Listen. Have you ever been fired from a job and, in your dreams, fantasized about coming back for another company and conspiring to put your former company and boss out of business?

Have you ever been rejected socially or fraternally as not equal to, even inferior to, your former associates and plotted to come back and make them pay for their rejection?

Heady stuff, right?

They tell us revenge is an unworthy motive. A sick response. Vengeance is mine, saith the Lord. Vengeance is desolation, said William Tecumseh Sherman.

Advertisement

Hah. It’s sweet getting even. You sleep better knowing you have settled a score, right? Let the philosophers warn that vengeance is an empty emotion. What do they know?

So, I go down to the locker room at the Coliseum Sunday to see an old colleague who had cashed in on the most basic of emotions, the get-even, the mood of well-how-do-you-like-it?

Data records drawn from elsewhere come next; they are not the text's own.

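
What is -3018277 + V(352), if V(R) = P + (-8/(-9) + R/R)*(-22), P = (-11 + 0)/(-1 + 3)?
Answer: -54329833/18 ≈ -3.0183e+6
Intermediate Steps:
P = -11/2 ≈ -5.5000
V(R) = -847/18 (V(R) = -11/2 + (-8/(-9) + R/R)*(-22) = -11/2 + (-8*(-⅑) + 1)*(-22) = -11/2 + (8/9 + 1)*(-22) = -11/2 + (17/9)*(-22) = -11/2 - 374/9 = -847/18)
-3018277 + V(352) = -3018277 - 847/18 = -54329833/18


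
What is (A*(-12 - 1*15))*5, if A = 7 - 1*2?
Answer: -675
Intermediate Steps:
A = 5 (A = 7 - 2 = 5)
(A*(-12 - 1*15))*5 = (5*(-12 - 1*15))*5 = (5*(-12 - 15))*5 = (5*(-27))*5 = -135*5 = -675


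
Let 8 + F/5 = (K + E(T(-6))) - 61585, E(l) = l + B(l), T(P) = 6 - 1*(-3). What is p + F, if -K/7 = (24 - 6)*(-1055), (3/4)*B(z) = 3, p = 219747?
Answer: 576497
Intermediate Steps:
T(P) = 9 (T(P) = 6 + 3 = 9)
B(z) = 4 (B(z) = (4/3)*3 = 4)
E(l) = 4 + l (E(l) = l + 4 = 4 + l)
K = 132930 (K = -7*(24 - 6)*(-1055) = -126*(-1055) = -7*(-18990) = 132930)
F = 356750 (F = -40 + 5*((132930 + (4 + 9)) - 61585) = -40 + 5*((132930 + 13) - 61585) = -40 + 5*(132943 - 61585) = -40 + 5*71358 = -40 + 356790 = 356750)
p + F = 219747 + 356750 = 576497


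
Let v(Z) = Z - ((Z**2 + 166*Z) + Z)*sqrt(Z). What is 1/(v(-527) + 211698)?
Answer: 211171/19013261708041 + 189720*I*sqrt(527)/19013261708041 ≈ 1.1107e-8 + 2.2907e-7*I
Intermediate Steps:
v(Z) = Z - sqrt(Z)*(Z**2 + 167*Z) (v(Z) = Z - (Z**2 + 167*Z)*sqrt(Z) = Z - sqrt(Z)*(Z**2 + 167*Z))
1/(v(-527) + 211698) = 1/((-527 - (-527)**(5/2) - (-88009)*I*sqrt(527)) + 211698) = 1/((-527 - 277729*I*sqrt(527) - (-88009)*I*sqrt(527)) + 211698) = 1/((-527 - 277729*I*sqrt(527) + 88009*I*sqrt(527)) + 211698) = 1/((-527 - 189720*I*sqrt(527)) + 211698) = 1/(211171 - 189720*I*sqrt(527))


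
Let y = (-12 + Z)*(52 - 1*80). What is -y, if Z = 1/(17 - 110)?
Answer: -31276/93 ≈ -336.30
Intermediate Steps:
Z = -1/93 (Z = 1/(-93) = -1/93 ≈ -0.010753)
y = 31276/93 (y = (-12 - 1/93)*(52 - 1*80) = -1117*(52 - 80)/93 = -1117/93*(-28) = 31276/93 ≈ 336.30)
-y = -1*31276/93 = -31276/93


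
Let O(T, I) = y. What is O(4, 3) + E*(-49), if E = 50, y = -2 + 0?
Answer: -2452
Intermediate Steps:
y = -2
O(T, I) = -2
O(4, 3) + E*(-49) = -2 + 50*(-49) = -2 - 2450 = -2452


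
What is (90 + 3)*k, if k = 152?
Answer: 14136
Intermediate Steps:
(90 + 3)*k = (90 + 3)*152 = 93*152 = 14136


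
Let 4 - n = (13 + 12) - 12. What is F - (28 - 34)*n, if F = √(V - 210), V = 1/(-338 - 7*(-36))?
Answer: -54 + I*√1553246/86 ≈ -54.0 + 14.492*I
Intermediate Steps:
n = -9 (n = 4 - ((13 + 12) - 12) = 4 - (25 - 12) = 4 - 1*13 = 4 - 13 = -9)
V = -1/86 (V = 1/(-338 + 252) = 1/(-86) = -1/86 ≈ -0.011628)
F = I*√1553246/86 (F = √(-1/86 - 210) = √(-18061/86) = I*√1553246/86 ≈ 14.492*I)
F - (28 - 34)*n = I*√1553246/86 - (28 - 34)*(-9) = I*√1553246/86 - (-6)*(-9) = I*√1553246/86 - 1*54 = I*√1553246/86 - 54 = -54 + I*√1553246/86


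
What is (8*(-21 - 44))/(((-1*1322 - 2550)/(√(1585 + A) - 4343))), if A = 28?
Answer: -282295/484 + 65*√1613/484 ≈ -577.86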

I found Marcus Allen toweling his neck. He had crushed a team that let him go with a shrug last year after 11 years of star performance for them.

Marcus had run for an average of five yards against his former mates, the Raiders. He had scored, almost by himself, the most important touchdown, the one that broke the Raiders’ back.

Here was the situation: the Raiders were in command, 17-7, in the middle of the third quarter. Kansas City had the ball on L.A.’s 44-yard line. The ball was given to Marcus. He darted, twisted, faked and juked his way through the entire defense, burst open and dashed down to the Raider five. Two plays later, he took the ball again and negotiated the toughest four yards in the game, the last four into the end zone. He carried a Raider safety on his back the last two.

It was the back breaker. It put the Chiefs back in the game, it buoyed them, it shook the Raiders. It was the difference, really.

Advertisement

“Aren’t you going to gloat?” I asked Allen at his locker. I was ready for the wicked gleam in his eye, the I’ve-got-a-secret look. I was waiting for him to beat his chest and crow. After all, this is a sport now where they dance in the end zone after touchdowns, jump in the air with fists raised after sacks, taunt pursuers when they get open, wave the ball in their faces and otherwise humiliate them past the line of scrimmage. I was ready for some major trash-talking.

“Hey!” I said to Allen. “Aren’t you going to say, ‘I wonder how they like that!’ Aren’t you going to say, ‘This was a team I won a Super Bowl for with a 74-yard run from scrimmage for a touchdown and 191 yards total that day. This was a team I rushed for 8,500 yards for in the regular season, scored 98 touchdowns, caught more than 400 passes. This was a team that brought in Bo Jackson, Eric Dickerson and a half-dozen other all-timers, but every time they wanted to score, they gave the ball to Marcus.’ ”

“Aren’t you going to add, ‘This was a town where I was the biggest hero since O.J. Simpson, where I went to the Rose Bowl twice, won the Heisman, had 11 200-yard rushing games. I sold tickets, baby! And they put me on a bus. And then they told me to clean out my locker and that they would see me around.’ ”

Well, that’s what we were hoping for. Gloat sells. Gloat makes headlines.

But Allen simply stood there with this typical small smile on his face. He is leaving vengeance to the Lord.

“I know it makes wonderful copy,” he began, “but really, I didn’t feel any special enjoyment out of this. It’s just one game. The good news is, we won.

“I’d rather let sleeping dogs lie. I was here a long time and the fans welcomed me today as if I were still one of their own, and that warmed my heart.

Advertisement

“I know NBC and ESPN and all made a big thing of it. But I’d like to say right now there were never any hard feelings between me and (Raider coach) Art (Shell). We spoke before the game and I have great respect for him.”

How about (owner) Al Davis? Allen is asked. He smiled. “No. We didn’t speak,” he answers.

“I was just glad to put some points on the board. But it was just a road game. It was a very big win for us, not for Marcus Allen. After all, what we’re about is, we’re trying to win a division, not get even with anybody.”

Well, it was hardly King Lear. More like that other Marcus--Marcus Antonius--who said he had come to praise Caesar, not to bury him. This Marcus came to bury the Raiders, not to censure them. For they, too, are all honorable men.

Marcus’ mission is not revenge, it’s the Super Bowl, he told reporters.

A Super Bowl? For his new team? Now, that would be revenge. Worthy of Marcus Antonius--to say nothing of Marcus Allen.